The Giant Three-Headed Elephant

12 responses to “The Giant Three-Headed Elephant

  1. Well last time I visited the Erawan Museum it was still under construction. It was close to completion and running way behind schedule, I took some photo’s from the out side. Unlike Richards Photo, the sky is full of smog in my photo’s. Next time I visit this area I will go inside.

  2. Wow ! This place looks one amazing place to run riot with a camera ! Respects to Khun Lek for thinking “outside of the box” on the design. Most definately on the list for my next visit.

  3. Yes, it’s pretty awesome! I’ve been there this May, it was amazing, both inside and outside.
    Khun Don, you can “run amok” with the camera, but only on the upper floors!

    The basement is somewhat of a disappointment. First, you have to wait around until a sizable group comes together. The doors are closed. Once it opens, you can go in, but the tour is guided, whether you want it or not; you can’t explore and read everything at your own pace, as the guide hurries the entire group along.

    Some of the lenghtier descriptions are impossible the read in the hurry. And no, you can’t linger around after the guide finished; everyone is pushed out, and the doors are sealed shut again, until the next group comes.
    And of course, like Richard said, you can’t take pictures there.

    Luckily, it gets better on the upper floors. Although there is a guide there too, you can just wander around, don’t have to stick with the crowd.

    What’s been left out of this blog is that there is a small circular area surrounding the monument. This is filled with flowing water, and you can float lotus flowers and candles down as if it was Loy Krathong. It’s pretty. I’ll upload some pictures into our Thaiblogs Photoalbum as soon as I find ’em in my archives.

    Great blog, Richard… brinks about some nice memories. 😉 It’s also nice to learn about the background story; it’s pretty interesting.

  4. Thanks for the extra info, SiamJai. I still intend to visit, shame about the regimented guide system, though, they probably would get more farang visitors if they did away with this system, but maybe it is crowded enough already.

  5. @ Khun Don – I think Siamjai was unlucky the day he went. I have probably been there 10-15 times since it opened to the public. Each time I went on a tour. These leave every 30 minutes (the time is fixed) and I have seen two people being shown around. About 90% of the time it was only my party walking around. I have never been on a tour bigger than 6 people. A tour group from China did come in but it looked like they had their own tour guide and didn’t walk with us. Our guide was willing to go slowly to give us time to look at each exhibit. After we had circled the exhibition hall they never seemed to rush us to leave. I think we could have walked around again. We said goodbye to our guide in the belly of the elephant. We then made our own way down and a few times people in my party wanted to take another look around before leaving. But, like Siamjai said, you cannot go back into the basement without a guide. They are very protective of that.

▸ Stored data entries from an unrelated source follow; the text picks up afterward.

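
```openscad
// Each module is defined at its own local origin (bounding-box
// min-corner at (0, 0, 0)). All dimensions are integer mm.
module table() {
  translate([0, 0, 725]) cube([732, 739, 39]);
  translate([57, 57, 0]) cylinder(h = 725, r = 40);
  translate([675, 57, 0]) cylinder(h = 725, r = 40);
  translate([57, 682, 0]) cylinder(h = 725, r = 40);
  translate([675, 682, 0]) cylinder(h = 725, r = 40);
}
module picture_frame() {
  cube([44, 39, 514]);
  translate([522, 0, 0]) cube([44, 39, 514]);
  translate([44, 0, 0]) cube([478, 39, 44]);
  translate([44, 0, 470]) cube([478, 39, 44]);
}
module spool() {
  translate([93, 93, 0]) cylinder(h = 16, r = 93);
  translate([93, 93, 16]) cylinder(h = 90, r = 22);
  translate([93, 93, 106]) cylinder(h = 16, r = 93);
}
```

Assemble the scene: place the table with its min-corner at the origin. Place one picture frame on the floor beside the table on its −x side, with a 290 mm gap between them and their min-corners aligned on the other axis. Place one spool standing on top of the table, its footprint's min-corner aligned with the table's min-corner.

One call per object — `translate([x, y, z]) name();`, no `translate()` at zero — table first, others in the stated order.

table();
translate([-856, 0, 0]) picture_frame();
translate([0, 0, 764]) spool();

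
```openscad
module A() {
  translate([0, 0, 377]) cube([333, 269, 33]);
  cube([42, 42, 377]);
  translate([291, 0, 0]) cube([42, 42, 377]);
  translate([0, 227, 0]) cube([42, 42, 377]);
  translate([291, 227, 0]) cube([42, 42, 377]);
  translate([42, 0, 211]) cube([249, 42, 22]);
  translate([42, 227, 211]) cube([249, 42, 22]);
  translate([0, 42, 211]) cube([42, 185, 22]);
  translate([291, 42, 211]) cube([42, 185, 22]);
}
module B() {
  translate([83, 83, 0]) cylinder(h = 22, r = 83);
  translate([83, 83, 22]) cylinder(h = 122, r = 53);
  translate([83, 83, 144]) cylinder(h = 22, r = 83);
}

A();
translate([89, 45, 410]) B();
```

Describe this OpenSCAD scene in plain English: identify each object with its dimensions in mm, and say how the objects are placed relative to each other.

A is a four-legged stool. The seat is a 333×269×33 mm slab whose top surface is at z = 410 mm; four square legs, each 42×42 mm in cross-section, run from the floor (z = 0) to the underside of the seat, each flush with a corner of the seat. Four stretchers, 42 mm wide and 22 mm tall, connect adjacent legs with their undersides at z = 211 mm, each running between the inner faces of the legs it joins and aligned with the legs' outer faces on the other axis.

B is a spool: two coaxial disc flanges of radius 83 mm and thickness 22 mm, joined by a core cylinder of radius 53 mm and height 122 mm. The lower flange rests on z = 0 and the three cylinders share a vertical axis.

The spool is on top of the stool.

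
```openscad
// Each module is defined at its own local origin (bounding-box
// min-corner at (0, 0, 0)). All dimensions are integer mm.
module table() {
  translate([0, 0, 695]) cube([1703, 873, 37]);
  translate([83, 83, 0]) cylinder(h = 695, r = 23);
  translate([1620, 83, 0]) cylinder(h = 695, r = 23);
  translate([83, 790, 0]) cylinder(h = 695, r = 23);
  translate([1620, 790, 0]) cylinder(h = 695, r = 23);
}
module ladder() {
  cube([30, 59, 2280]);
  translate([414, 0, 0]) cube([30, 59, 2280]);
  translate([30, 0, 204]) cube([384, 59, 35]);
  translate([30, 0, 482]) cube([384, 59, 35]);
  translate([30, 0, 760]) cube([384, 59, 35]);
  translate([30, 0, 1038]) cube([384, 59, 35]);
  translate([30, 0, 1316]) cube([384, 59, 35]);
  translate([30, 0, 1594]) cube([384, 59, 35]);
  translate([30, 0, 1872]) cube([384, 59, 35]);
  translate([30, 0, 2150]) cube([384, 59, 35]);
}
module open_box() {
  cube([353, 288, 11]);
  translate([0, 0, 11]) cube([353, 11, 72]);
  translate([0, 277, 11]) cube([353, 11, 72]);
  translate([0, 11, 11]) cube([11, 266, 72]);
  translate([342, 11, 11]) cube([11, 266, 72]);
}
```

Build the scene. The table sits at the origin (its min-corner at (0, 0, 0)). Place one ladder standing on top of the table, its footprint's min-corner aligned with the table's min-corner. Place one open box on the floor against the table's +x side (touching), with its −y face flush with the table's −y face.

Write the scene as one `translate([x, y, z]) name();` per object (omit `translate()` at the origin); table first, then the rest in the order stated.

table();
translate([0, 0, 732]) ladder();
translate([1703, 0, 0]) open_box();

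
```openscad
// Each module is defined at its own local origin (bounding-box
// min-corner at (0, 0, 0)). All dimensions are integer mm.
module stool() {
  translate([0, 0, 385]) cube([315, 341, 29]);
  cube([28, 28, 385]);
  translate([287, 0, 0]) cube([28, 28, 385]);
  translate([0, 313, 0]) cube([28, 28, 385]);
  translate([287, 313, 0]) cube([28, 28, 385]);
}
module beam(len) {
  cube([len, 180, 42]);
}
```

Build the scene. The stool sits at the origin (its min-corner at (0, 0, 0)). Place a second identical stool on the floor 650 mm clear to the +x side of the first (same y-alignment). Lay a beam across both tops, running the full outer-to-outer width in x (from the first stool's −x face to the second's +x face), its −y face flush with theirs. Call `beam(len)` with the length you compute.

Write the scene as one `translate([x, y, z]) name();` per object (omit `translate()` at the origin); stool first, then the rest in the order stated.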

  6. The first time i saw the elephant statue, i was driving with my Thai friend at night… and I was shocked by the size of that thing! So I asked my friend about the statue and he gave me a look and kept quiet untill we left far away from that place…

    Then, he told me a similar story about the woman who prayed to win the lottery except she didn’t keep her promise… and she was found raped and killed… and they found elephant prints outside….

    This is my Thai friend’s version of the story…


  7. yes, i will try to visit on my next trip.

  8. I visited this place last weekend but failed to photograph the Erawan Elaphant as big as it should be. It is like 5 times bigger than ordinary elephants you see on the street. My photo result is just like Richard’s. I gotta went up on the bridge and photograph the Elaphant up there. Yeah, now it shows the comparison of the elephant and cars. I wish I could show them to you!

  9. @ DJ_CrystaL

    I have added a second page now of pictures. As there are people in the pictures you should then get a clearer idea of the size of the beast. The first picture was taken during construction and you can no longer take a picture like that. Actually, you probably cannot take the latter two pictures any more because the vegetation has been cut down to make way for the outer ring road and flyover.

  10. thaifnessfan

    quote(re Khun Lek): instead of squandering his money….) what else than “squadering money” can you call this!…it must be my education i guess. But then again i am very pessimistic about the influence of hinduism on the pure budhism in this country. Sorry if i offend someone with this comment, just try to put things in perspective.

  11. I’ve seen this place a few years ago, while it was being built. I’m going back to thailand this year and would love to go there. How can I get there? How long does it take to go, from bangkok?

    Actually, I’m arriving from Cambodja… so, is it ossible to make a stop on my way to Bangkok?

    Thank you very much for your help.